Limitations of the study

The first limitation is that the study focused exclusively on the pathophysiological role of efferent renal sympathetic nerves in the ACF-induced cardiorenal syndrome. However, the kidneys are also innervated by sensory (afferent) fibers that relay information to the brain to modulate sympathetic outflow [21]. Awareness is growing that increased activity of the renal afferent nerves (within the “kidney-brain neural circuit”) might also play important role in the pathophysiology of hypertension, kidney damage and HF [21, 83, 84]. It has to be recognized that our standard bilateral RDN technique results in ablation of afferent as well as efferent renal nerves and it is possible that some beneficial actions of RDN may have been mediated by interruption of the “kidney-brain neural circuit”. Therefore, it is evident that future studies are needed to evaluate the precise role of renal afferent nerves in the pathophysiology of cardiorenal syndrome.
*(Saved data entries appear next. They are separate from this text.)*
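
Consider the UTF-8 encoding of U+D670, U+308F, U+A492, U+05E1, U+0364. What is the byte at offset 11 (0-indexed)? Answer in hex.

0xCD

U+D670 → 3-byte form ED 99 B0 at offsets 0–2.
U+308F → 3-byte form E3 82 8F at offsets 3–5.
U+A492 → 3-byte form EA 92 92 at offsets 6–8.
U+05E1 → 2-byte form D7 A1 at offsets 9–10.
U+0364 → 2-byte form CD A4 at offsets 11–12.
Offset 11 falls in char 5's range; it's byte 1 of CD A4 = 0xCD.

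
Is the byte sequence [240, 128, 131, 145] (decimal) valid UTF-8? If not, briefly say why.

invalid (overlong encoding)

Leading byte 0xF0 = 11110000 → 4-byte form.
Continuation bytes all match 10xxxxxx. Payload decodes to 0xD1.
But 0xD1 < 0x10000, the minimum for a 4-byte sequence — this is an overlong encoding.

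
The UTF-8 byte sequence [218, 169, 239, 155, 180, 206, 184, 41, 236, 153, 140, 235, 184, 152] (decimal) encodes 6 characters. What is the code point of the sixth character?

U+BE18

Offset 0: leading byte 0xDA = 11011010 → 2-byte char #1 = DA A9.
Offset 2: leading byte 0xEF = 11101111 → 3-byte char #2 = EF 9B B4.
Offset 5: leading byte 0xCE = 11001110 → 2-byte char #3 = CE B8.
Offset 7: leading byte 0x29 = 00101001 → 1-byte char #4 = 29.
Offset 8: leading byte 0xEC = 11101100 → 3-byte char #5 = EC 99 8C.
Offset 11: leading byte 0xEB = 11101011 → 3-byte char #6 = EB B8 98.
Leading byte 0xEB = 11101011 matches 1110xxxx → 3-byte sequence.
Byte 1: 0xEB = 11101011, payload 1011 (4 bits).
Byte 2: 0xB8 = 10111000 (10xxxxxx ✓), payload 111000.
Byte 3: 0x98 = 10011000 (10xxxxxx ✓), payload 011000.
Concatenate: 1011111000011000 = 0xBE18 (16 bits → U+BE18).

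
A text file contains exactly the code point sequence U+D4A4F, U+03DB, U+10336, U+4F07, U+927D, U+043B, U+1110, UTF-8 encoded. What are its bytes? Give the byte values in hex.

U+D4A4F: 4-byte form → F3 94 A9 8F.
U+03DB: 2-byte form → CF 9B.
U+10336: 4-byte form → F0 90 8C B6.
U+4F07: 3-byte form → E4 BC 87.
U+927D: 3-byte form → E9 89 BD.
U+043B: 2-byte form → D0 BB.
U+1110: 3-byte form → E1 84 90.
Concatenated (21 bytes): F3 94 A9 8F CF 9B F0 90 8C B6 E4 BC 87 E9 89 BD D0 BB E1 84 90.

F3 94 A9 8F CF 9B F0 90 8C B6 E4 BC 87 E9 89 BD D0 BB E1 84 90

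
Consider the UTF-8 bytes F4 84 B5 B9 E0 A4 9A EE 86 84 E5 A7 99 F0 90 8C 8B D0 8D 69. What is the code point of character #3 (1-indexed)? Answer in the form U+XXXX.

Offset 0: leading byte 0xF4 = 11110100 → 4-byte char #1 = F4 84 B5 B9.
Offset 4: leading byte 0xE0 = 11100000 → 3-byte char #2 = E0 A4 9A.
Offset 7: leading byte 0xEE = 11101110 → 3-byte char #3 = EE 86 84.
Leading byte 0xEE = 11101110 matches 1110xxxx → 3-byte sequence.
Byte 1: 0xEE = 11101110, payload 1110 (4 bits).
Byte 2: 0x86 = 10000110 (10xxxxxx ✓), payload 000110.
Byte 3: 0x84 = 10000100 (10xxxxxx ✓), payload 000100.
Concatenate: 1110000110000100 = 0xE184 (16 bits → U+E184).

U+E184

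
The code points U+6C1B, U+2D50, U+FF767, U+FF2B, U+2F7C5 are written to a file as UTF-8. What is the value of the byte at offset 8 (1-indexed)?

0xBF

1-indexed offset 8 is 0-indexed offset 7.
U+6C1B → 3-byte form E6 B0 9B at offsets 0–2.
U+2D50 → 3-byte form E2 B5 90 at offsets 3–5.
U+FF767 → 4-byte form F3 BF 9D A7 at offsets 6–9.
Offset 7 falls in char 3's range; it's byte 2 of F3 BF 9D A7 = 0xBF.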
The second limitation is that our study was performed in male animals only and it is now well-known that there are sex-linked differences in the pathophysiology and the course of HF and cardiorenal syndrome between males and females [3, 85]. Therefore, it is necessary to study the pathophysiological aspects of cardiorenal syndrome also in female animals and such studies are ongoing in our laboratory. This notion is also supported by recent recommendation that “sex” should no longer be an ignored experimental variable, and is an unavoidable parameter in preclinical research, prerequisite for successful translation of results into clinical practice [86].

The third limitation relates to some technical aspects of our experimental procedure. We cannot be 100% sure that in the process of placing ultrasonic transient-time flow probe on the renal artery some damage of renal nerves does not occur. If so, our “innervated rats” could exhibit some degree of “renal denervation”. Given our many years’ experience with the application of flow probes, we believe that such effect is marginal. Another technical limitation might be that the reductions in RAP were performed sequentially and not randomized, which also could under some circumstances influence the outcome of our renal functional studies.
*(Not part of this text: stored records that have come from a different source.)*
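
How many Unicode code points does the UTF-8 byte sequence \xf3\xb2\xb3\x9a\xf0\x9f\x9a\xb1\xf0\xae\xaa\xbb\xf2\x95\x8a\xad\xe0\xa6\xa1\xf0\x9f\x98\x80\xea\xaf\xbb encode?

7

Byte at offset 0: 0xF3 = 11110011 → 4-byte char (#1). Advance 4.
Byte at offset 4: 0xF0 = 11110000 → 4-byte char (#2). Advance 4.
Byte at offset 8: 0xF0 = 11110000 → 4-byte char (#3). Advance 4.
Byte at offset 12: 0xF2 = 11110010 → 4-byte char (#4). Advance 4.
Byte at offset 16: 0xE0 = 11100000 → 3-byte char (#5). Advance 3.
Byte at offset 19: 0xF0 = 11110000 → 4-byte char (#6). Advance 4.
Byte at offset 23: 0xEA = 11101010 → 3-byte char (#7). Advance 3.
Reached end at offset 26 after 7 code points.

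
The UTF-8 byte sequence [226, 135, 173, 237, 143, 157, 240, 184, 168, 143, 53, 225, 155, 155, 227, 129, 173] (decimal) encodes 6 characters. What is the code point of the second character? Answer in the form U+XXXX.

Offset 0: leading byte 0xE2 = 11100010 → 3-byte char #1 = E2 87 AD.
Offset 3: leading byte 0xED = 11101101 → 3-byte char #2 = ED 8F 9D.
Leading byte 0xED = 11101101 matches 1110xxxx → 3-byte sequence.
Byte 1: 0xED = 11101101, payload 1101 (4 bits).
Byte 2: 0x8F = 10001111 (10xxxxxx ✓), payload 001111.
Byte 3: 0x9D = 10011101 (10xxxxxx ✓), payload 011101.
Concatenate: 1101001111011101 = 0xD3DD (16 bits → U+D3DD).

U+D3DD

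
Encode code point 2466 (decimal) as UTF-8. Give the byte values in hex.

E0 A6 A2

U+09A2 = 0x9A2 = 2466 decimal. In range U+0800–U+FFFF → 3-byte form: 1110xxxx 10xxxxxx 10xxxxxx.
Binary (16 bits): 0000100110100010.
Split 4+6+6: 0000 | 100110 | 100010.
Byte 1: 11100000 = 0xE0.
Byte 2: 10100110 = 0xA6.
Byte 3: 10100010 = 0xA2.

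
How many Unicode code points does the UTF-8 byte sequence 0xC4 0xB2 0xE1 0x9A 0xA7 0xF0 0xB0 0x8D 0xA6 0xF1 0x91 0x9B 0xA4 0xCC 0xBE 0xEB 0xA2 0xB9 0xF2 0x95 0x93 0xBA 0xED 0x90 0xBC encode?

8

Byte at offset 0: 0xC4 = 11000100 → 2-byte char (#1). Advance 2.
Byte at offset 2: 0xE1 = 11100001 → 3-byte char (#2). Advance 3.
Byte at offset 5: 0xF0 = 11110000 → 4-byte char (#3). Advance 4.
Byte at offset 9: 0xF1 = 11110001 → 4-byte char (#4). Advance 4.
Byte at offset 13: 0xCC = 11001100 → 2-byte char (#5). Advance 2.
Byte at offset 15: 0xEB = 11101011 → 3-byte char (#6). Advance 3.
Byte at offset 18: 0xF2 = 11110010 → 4-byte char (#7). Advance 4.
Byte at offset 22: 0xED = 11101101 → 3-byte char (#8). Advance 3.
Reached end at offset 25 after 8 code points.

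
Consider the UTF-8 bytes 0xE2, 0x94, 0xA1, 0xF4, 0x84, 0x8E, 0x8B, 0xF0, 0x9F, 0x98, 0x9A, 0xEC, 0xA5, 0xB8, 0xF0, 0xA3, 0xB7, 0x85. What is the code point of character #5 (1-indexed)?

U+23DC5

Offset 0: leading byte 0xE2 = 11100010 → 3-byte char #1 = E2 94 A1.
Offset 3: leading byte 0xF4 = 11110100 → 4-byte char #2 = F4 84 8E 8B.
Offset 7: leading byte 0xF0 = 11110000 → 4-byte char #3 = F0 9F 98 9A.
Offset 11: leading byte 0xEC = 11101100 → 3-byte char #4 = EC A5 B8.
Offset 14: leading byte 0xF0 = 11110000 → 4-byte char #5 = F0 A3 B7 85.
Leading byte 0xF0 = 11110000 matches 11110xxx → 4-byte sequence.
Byte 1: 0xF0 = 11110000, payload 000 (3 bits).
Byte 2: 0xA3 = 10100011 (10xxxxxx ✓), payload 100011.
Byte 3: 0xB7 = 10110111 (10xxxxxx ✓), payload 110111.
Byte 4: 0x85 = 10000101 (10xxxxxx ✓), payload 000101.
Concatenate: 000100011110111000101 = 0x23DC5 (21 bits → U+23DC5).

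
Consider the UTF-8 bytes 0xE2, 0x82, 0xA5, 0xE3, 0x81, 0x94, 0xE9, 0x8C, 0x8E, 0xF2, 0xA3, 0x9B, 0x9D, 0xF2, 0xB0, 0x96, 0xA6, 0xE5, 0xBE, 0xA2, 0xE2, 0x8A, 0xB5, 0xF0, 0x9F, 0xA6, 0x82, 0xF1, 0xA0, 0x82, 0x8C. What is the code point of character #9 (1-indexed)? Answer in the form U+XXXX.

Offset 0: leading byte 0xE2 = 11100010 → 3-byte char #1 = E2 82 A5.
Offset 3: leading byte 0xE3 = 11100011 → 3-byte char #2 = E3 81 94.
Offset 6: leading byte 0xE9 = 11101001 → 3-byte char #3 = E9 8C 8E.
Offset 9: leading byte 0xF2 = 11110010 → 4-byte char #4 = F2 A3 9B 9D.
Offset 13: leading byte 0xF2 = 11110010 → 4-byte char #5 = F2 B0 96 A6.
Offset 17: leading byte 0xE5 = 11100101 → 3-byte char #6 = E5 BE A2.
Offset 20: leading byte 0xE2 = 11100010 → 3-byte char #7 = E2 8A B5.
Offset 23: leading byte 0xF0 = 11110000 → 4-byte char #8 = F0 9F A6 82.
Offset 27: leading byte 0xF1 = 11110001 → 4-byte char #9 = F1 A0 82 8C.
Leading byte 0xF1 = 11110001 matches 11110xxx → 4-byte sequence.
Byte 1: 0xF1 = 11110001, payload 001 (3 bits).
Byte 2: 0xA0 = 10100000 (10xxxxxx ✓), payload 100000.
Byte 3: 0x82 = 10000010 (10xxxxxx ✓), payload 000010.
Byte 4: 0x8C = 10001100 (10xxxxxx ✓), payload 001100.
Concatenate: 001100000000010001100 = 0x6008C (21 bits → U+6008C).

U+6008C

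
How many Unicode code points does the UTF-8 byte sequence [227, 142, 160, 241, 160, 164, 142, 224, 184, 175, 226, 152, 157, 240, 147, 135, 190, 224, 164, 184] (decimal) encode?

Byte at offset 0: 0xE3 = 11100011 → 3-byte char (#1). Advance 3.
Byte at offset 3: 0xF1 = 11110001 → 4-byte char (#2). Advance 4.
Byte at offset 7: 0xE0 = 11100000 → 3-byte char (#3). Advance 3.
Byte at offset 10: 0xE2 = 11100010 → 3-byte char (#4). Advance 3.
Byte at offset 13: 0xF0 = 11110000 → 4-byte char (#5). Advance 4.
Byte at offset 17: 0xE0 = 11100000 → 3-byte char (#6). Advance 3.
Reached end at offset 20 after 6 code points.

6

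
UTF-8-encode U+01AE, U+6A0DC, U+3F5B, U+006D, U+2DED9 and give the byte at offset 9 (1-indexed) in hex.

1-indexed offset 9 is 0-indexed offset 8.
U+01AE → 2-byte form C6 AE at offsets 0–1.
U+6A0DC → 4-byte form F1 AA 83 9C at offsets 2–5.
U+3F5B → 3-byte form E3 BD 9B at offsets 6–8.
Offset 8 falls in char 3's range; it's byte 3 of E3 BD 9B = 0x9B.

0x9B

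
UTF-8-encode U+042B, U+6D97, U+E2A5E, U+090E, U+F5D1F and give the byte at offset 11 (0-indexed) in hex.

U+042B → 2-byte form D0 AB at offsets 0–1.
U+6D97 → 3-byte form E6 B6 97 at offsets 2–4.
U+E2A5E → 4-byte form F3 A2 A9 9E at offsets 5–8.
U+090E → 3-byte form E0 A4 8E at offsets 9–11.
Offset 11 falls in char 4's range; it's byte 3 of E0 A4 8E = 0x8E.

0x8E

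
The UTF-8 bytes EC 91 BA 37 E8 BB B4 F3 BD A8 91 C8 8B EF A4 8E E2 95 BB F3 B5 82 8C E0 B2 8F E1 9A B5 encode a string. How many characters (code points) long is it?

Byte at offset 0: 0xEC = 11101100 → 3-byte char (#1). Advance 3.
Byte at offset 3: 0x37 = 00110111 → 1-byte char (#2). Advance 1.
Byte at offset 4: 0xE8 = 11101000 → 3-byte char (#3). Advance 3.
Byte at offset 7: 0xF3 = 11110011 → 4-byte char (#4). Advance 4.
Byte at offset 11: 0xC8 = 11001000 → 2-byte char (#5). Advance 2.
Byte at offset 13: 0xEF = 11101111 → 3-byte char (#6). Advance 3.
Byte at offset 16: 0xE2 = 11100010 → 3-byte char (#7). Advance 3.
Byte at offset 19: 0xF3 = 11110011 → 4-byte char (#8). Advance 4.
Byte at offset 23: 0xE0 = 11100000 → 3-byte char (#9). Advance 3.
Byte at offset 26: 0xE1 = 11100001 → 3-byte char (#10). Advance 3.
Reached end at offset 29 after 10 code points.

10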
Nonetheless, even considering all the aforementioned limitations, we are convinced that the results of the current study provide important information on the pathophysiology of cardiorenal syndrome.

Conclusion

The present results show that RDN exhibited protective actions on the autoregulatory capacity of RBF and GFR and substantially improved the pressure-natriuresis relationship at the time when TGR (RAS-dependent hypertensive rats) with high-output HF-induced cardiorenal syndrome entered the HF decompensation phase. This suggests that at low RAP levels RDN-mediated improvement of the pressure-natriuresis relationship might facilitate water and sodium excretion and might be the mechanism responsible for retardation of HF decompensation phase.